Meter Replacement Program
The water distribution division has an ongoing program to install radio read water meters to improve billing efficiency. The current focus is on commercial and difficult-to-read meters. Our goal is to replace all 5,000 meters and to maintain this replacement program over a twenty-year cycle coinciding with the design life of the meter. Virtually all existing meters can currently be read through a touchpad mounted on the side of the house. Forty percent of the existing meters can be read from the street via a radio. While improving meter reading efficiency, the newer technology has additional benefits such as minimization of meter reading errors, minimization of the need to access private property, and the ability to detect if there is a probable leak in the plumbing system.

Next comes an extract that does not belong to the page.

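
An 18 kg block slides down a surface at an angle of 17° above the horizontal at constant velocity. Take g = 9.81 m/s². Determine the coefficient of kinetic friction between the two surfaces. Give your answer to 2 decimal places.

0.31

At constant velocity the net force along the incline is zero: mg sin 17° = μ mg cos 17°.
So μ = tan 17° = 0.2924 / 0.9563 = 0.3058.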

Select houses will receive a notice explaining that the water meter is scheduled for replacement. The notice will provide instructions on how to schedule an appointment. The installation will typically take 15-30 minutes and will be performed by Town personnel. An adult must be home at the time of the installation.

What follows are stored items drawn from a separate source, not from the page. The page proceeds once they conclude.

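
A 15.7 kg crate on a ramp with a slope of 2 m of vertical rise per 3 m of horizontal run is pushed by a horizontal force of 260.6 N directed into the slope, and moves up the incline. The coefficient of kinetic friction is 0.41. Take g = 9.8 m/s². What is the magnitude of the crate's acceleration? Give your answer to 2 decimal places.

1.26 m/s²

The horizontal push has components F cos 33.69° = 260.6 × 0.8321 = 216.845 N up the incline and F sin 33.69° = 260.6 × 0.5547 = 144.555 N pressing into the surface.
The normal force is therefore N = mg cos 33.69° + F sin 33.69° = 128.027 + 144.555 = 272.582 N, and kinetic friction down the slope is μN = 0.41 × 272.582 = 111.759 N.
Along the incline: F cos 33.69° − mg sin 33.69° − μN = ma, so 216.845 − 85.346 − 111.759 = 15.7 a, giving a = 1.2573 m/s².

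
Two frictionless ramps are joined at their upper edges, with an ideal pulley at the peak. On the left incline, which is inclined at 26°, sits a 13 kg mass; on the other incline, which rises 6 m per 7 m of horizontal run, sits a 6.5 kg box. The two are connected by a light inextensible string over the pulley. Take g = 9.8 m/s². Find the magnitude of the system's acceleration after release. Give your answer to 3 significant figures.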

Questions about the program may be addressed to Deputy Superintendent by calling 781-826-3189.
The water distribution division maintains an active unidirectional flushing program which is designed to exercise and test gate valves and hydrants as well as flush sediment out of the water mains. Sediment is naturally occurring iron and manganese that has not been completely removed by the treatment plants. Over time this sediment interacts with residual chlorine in the water and forms red and black deposits of oxidized iron and manganese. If not periodically controlled by a flushing program, these deposits will not only stain laundry and plumbing fixtures as they find their way into homes, but the buildup of the deposits in the water mains can also reduce the capacity of the mains and promote the growth of naturally occurring bacteria in the water, shielding it from the chlorine that has been added to control the growth. To promote a clean system, the DPW flushes hydrants in the spring and the fall. This is a normal maintenance function. We make every effort to minimize damage to landscaping during these operations.